In gleams, in dim fancies, this thought visits the mind of common men. It is soon obscured by the mists of sensuality, the dust of routine, and he thinks it was only some meteor or ignis fatuus that shone. But, as a Rosicrucian lamp, it burns unwearied, though condemned to the solitude of tombs; and to its permanent life, as to every truth, each age has in some form borne witness. For the truths, which visit the minds of careless men only in fitful gleams, shine with radiant clearness into those of the poet, the priest, and the artist.
Whatever may have been the domestic manners of the ancients, the idea of Woman was nobly manifested in their mythologies and poems, whore she appears as Site in the Ramayana, a form of tender purity; as the Egyptian Isis, [Footnote: For an adequate description of the Isis, see [Appendix A].] of divine wisdom never yet surpassed. In Egypt, too, the Sphynx, walking the earth with lion tread, looked out upon its marvels in the calm, inscrutable beauty of a virgin's face, and the Greek could only add wings to the great emblem. In Greece, Ceres and Proserpine, significantly termed "the great goddesses," were seen seated side by side. They needed not to rise for any worshipper or any change; they were prepared for all things, as those initiated to their mysteries knew. More obvious is the meaning of these three forms, the Diana, Minerva, and Vesta. Unlike in the expression of their beauty, but alike in this,—that each was self-sufficing. Other forms were only accessories and illustrations, none the complement to one like these. Another might, indeed, be the companion, and the Apollo and Diana set off one another's beauty. Of the Vesta, it is to be observed, that not only deep-eyed, deep-discerning Greece, but ruder Rome, who represents the only form of good man (the always busy warrior) that could be indifferent to Woman, confided the permanence of its glory to a tutelary goddess, and her wisest legislator spoke of meditation as a nymph.

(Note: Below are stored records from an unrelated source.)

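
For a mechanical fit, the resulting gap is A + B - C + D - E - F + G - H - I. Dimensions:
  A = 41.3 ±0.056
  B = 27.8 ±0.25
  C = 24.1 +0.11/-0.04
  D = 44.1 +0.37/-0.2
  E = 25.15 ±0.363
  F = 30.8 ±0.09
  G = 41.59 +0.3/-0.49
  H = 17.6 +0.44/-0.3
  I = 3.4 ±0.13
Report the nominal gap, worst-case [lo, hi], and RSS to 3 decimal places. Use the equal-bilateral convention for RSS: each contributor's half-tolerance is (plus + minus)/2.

nominal=53.740 wc=[51.611,55.639] rss=0.776

Stack each dimension's contribution:
  +A: nom +41.300 → Σnom=41.300; wc +0.056/-0.056 → slack +0.056/-0.056; half-tol=0.056, Σhalf²=0.003136
  +B: nom +27.800 → Σnom=69.100; wc +0.250/-0.250 → slack +0.306/-0.306; half-tol=0.250, Σhalf²=0.065636
  -C: nom -24.100 → Σnom=45.000; wc +0.040/-0.110 → slack +0.346/-0.416; half-tol=0.075, Σhalf²=0.071261
  +D: nom +44.100 → Σnom=89.100; wc +0.370/-0.200 → slack +0.716/-0.616; half-tol=0.285, Σhalf²=0.152486
  -E: nom -25.150 → Σnom=63.950; wc +0.363/-0.363 → slack +1.079/-0.979; half-tol=0.363, Σhalf²=0.284255
  -F: nom -30.800 → Σnom=33.150; wc +0.090/-0.090 → slack +1.169/-1.069; half-tol=0.090, Σhalf²=0.292355
  +G: nom +41.590 → Σnom=74.740; wc +0.300/-0.490 → slack +1.469/-1.559; half-tol=0.395, Σhalf²=0.448380
  -H: nom -17.600 → Σnom=57.140; wc +0.300/-0.440 → slack +1.769/-1.999; half-tol=0.370, Σhalf²=0.585280
  -I: nom -3.400 → Σnom=53.740; wc +0.130/-0.130 → slack +1.899/-2.129; half-tol=0.130, Σhalf²=0.602180
Nominal = 53.740. Worst-case = [53.740 - 2.129, 53.740 + 1.899] = [51.611, 55.639]. RSS = √0.602180 = 0.776.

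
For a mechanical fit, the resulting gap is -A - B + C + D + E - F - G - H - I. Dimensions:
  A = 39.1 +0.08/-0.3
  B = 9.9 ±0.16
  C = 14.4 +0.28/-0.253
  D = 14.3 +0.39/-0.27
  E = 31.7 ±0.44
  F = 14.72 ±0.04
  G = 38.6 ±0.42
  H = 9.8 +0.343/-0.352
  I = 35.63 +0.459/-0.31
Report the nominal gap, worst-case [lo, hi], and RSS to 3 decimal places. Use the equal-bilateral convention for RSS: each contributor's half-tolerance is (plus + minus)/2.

Stack each dimension's contribution:
  -A: nom -39.100 → Σnom=-39.100; wc +0.300/-0.080 → slack +0.300/-0.080; half-tol=0.190, Σhalf²=0.036100
  -B: nom -9.900 → Σnom=-49.000; wc +0.160/-0.160 → slack +0.460/-0.240; half-tol=0.160, Σhalf²=0.061700
  +C: nom +14.400 → Σnom=-34.600; wc +0.280/-0.253 → slack +0.740/-0.493; half-tol=0.267, Σhalf²=0.132722
  +D: nom +14.300 → Σnom=-20.300; wc +0.390/-0.270 → slack +1.130/-0.763; half-tol=0.330, Σhalf²=0.241622
  +E: nom +31.700 → Σnom=11.400; wc +0.440/-0.440 → slack +1.570/-1.203; half-tol=0.440, Σhalf²=0.435222
  -F: nom -14.720 → Σnom=-3.320; wc +0.040/-0.040 → slack +1.610/-1.243; half-tol=0.040, Σhalf²=0.436822
  -G: nom -38.600 → Σnom=-41.920; wc +0.420/-0.420 → slack +2.030/-1.663; half-tol=0.420, Σhalf²=0.613222
  -H: nom -9.800 → Σnom=-51.720; wc +0.352/-0.343 → slack +2.382/-2.006; half-tol=0.348, Σhalf²=0.733978
  -I: nom -35.630 → Σnom=-87.350; wc +0.310/-0.459 → slack +2.692/-2.465; half-tol=0.385, Σhalf²=0.881819
Nominal = -87.350. Worst-case = [-87.350 - 2.465, -87.350 + 2.692] = [-89.815, -84.658]. RSS = √0.881819 = 0.939.

nominal=-87.350 wc=[-89.815,-84.658] rss=0.939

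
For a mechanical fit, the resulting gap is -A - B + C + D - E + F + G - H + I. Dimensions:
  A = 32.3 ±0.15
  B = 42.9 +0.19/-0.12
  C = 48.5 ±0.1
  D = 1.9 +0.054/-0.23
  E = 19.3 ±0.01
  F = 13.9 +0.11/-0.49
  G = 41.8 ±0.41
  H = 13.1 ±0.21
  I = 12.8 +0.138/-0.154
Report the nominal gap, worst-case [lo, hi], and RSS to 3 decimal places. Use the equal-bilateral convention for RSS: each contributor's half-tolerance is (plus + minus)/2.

nominal=11.300 wc=[9.356,12.602] rss=0.633

Stack each dimension's contribution:
  -A: nom -32.300 → Σnom=-32.300; wc +0.150/-0.150 → slack +0.150/-0.150; half-tol=0.150, Σhalf²=0.022500
  -B: nom -42.900 → Σnom=-75.200; wc +0.120/-0.190 → slack +0.270/-0.340; half-tol=0.155, Σhalf²=0.046525
  +C: nom +48.500 → Σnom=-26.700; wc +0.100/-0.100 → slack +0.370/-0.440; half-tol=0.100, Σhalf²=0.056525
  +D: nom +1.900 → Σnom=-24.800; wc +0.054/-0.230 → slack +0.424/-0.670; half-tol=0.142, Σhalf²=0.076689
  -E: nom -19.300 → Σnom=-44.100; wc +0.010/-0.010 → slack +0.434/-0.680; half-tol=0.010, Σhalf²=0.076789
  +F: nom +13.900 → Σnom=-30.200; wc +0.110/-0.490 → slack +0.544/-1.170; half-tol=0.300, Σhalf²=0.166789
  +G: nom +41.800 → Σnom=11.600; wc +0.410/-0.410 → slack +0.954/-1.580; half-tol=0.410, Σhalf²=0.334889
  -H: nom -13.100 → Σnom=-1.500; wc +0.210/-0.210 → slack +1.164/-1.790; half-tol=0.210, Σhalf²=0.378989
  +I: nom +12.800 → Σnom=11.300; wc +0.138/-0.154 → slack +1.302/-1.944; half-tol=0.146, Σhalf²=0.400305
Nominal = 11.300. Worst-case = [11.300 - 1.944, 11.300 + 1.302] = [9.356, 12.602]. RSS = √0.400305 = 0.633.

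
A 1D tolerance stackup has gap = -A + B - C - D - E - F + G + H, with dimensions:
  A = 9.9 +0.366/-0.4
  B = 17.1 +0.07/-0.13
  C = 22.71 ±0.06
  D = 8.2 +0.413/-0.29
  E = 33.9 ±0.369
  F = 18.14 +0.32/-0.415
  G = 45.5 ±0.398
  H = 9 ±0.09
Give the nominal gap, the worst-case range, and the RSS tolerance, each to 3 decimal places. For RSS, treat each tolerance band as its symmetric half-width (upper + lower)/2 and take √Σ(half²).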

Perhaps in Rome the neglect of Woman was a reaction on the manners of Etruria, where the priestess Queen, warrior Queen, would seem to have been so usual a character.
An instance of the noble Roman marriage, where the stern and calm nobleness of the nation was common to both, we see in the historic page through the little that is told us of Brutus and Portia. Shakspeare has seized on the relation in its native lineaments, harmonizing the particular with the universal; and, while it is conjugal love, and no other, making it unlike the same relation as seen in Cymbeline, or Othello, even as one star differeth from another in glory.
"By that great vow
Which did incorporate and make us one,
Unfold to me, yourself, your other half,
Why you are heavy. ...
Dwell I but in the suburbs
Of your good pleasure? If it be no more,
Portia is Brutus' harlot, not his wife."
Mark the sad majesty of his tone in answer. Who would not have lent a life-long credence to that voice of honor?
"You are my true and honorable wife;
As dear to me as are the ruddy drops
That visit this sad heart."
It is the same voice that tells the moral of his life in the last words—
"Countrymen,
My heart doth joy, that, yet in all my life,
I found no man but he was true to me."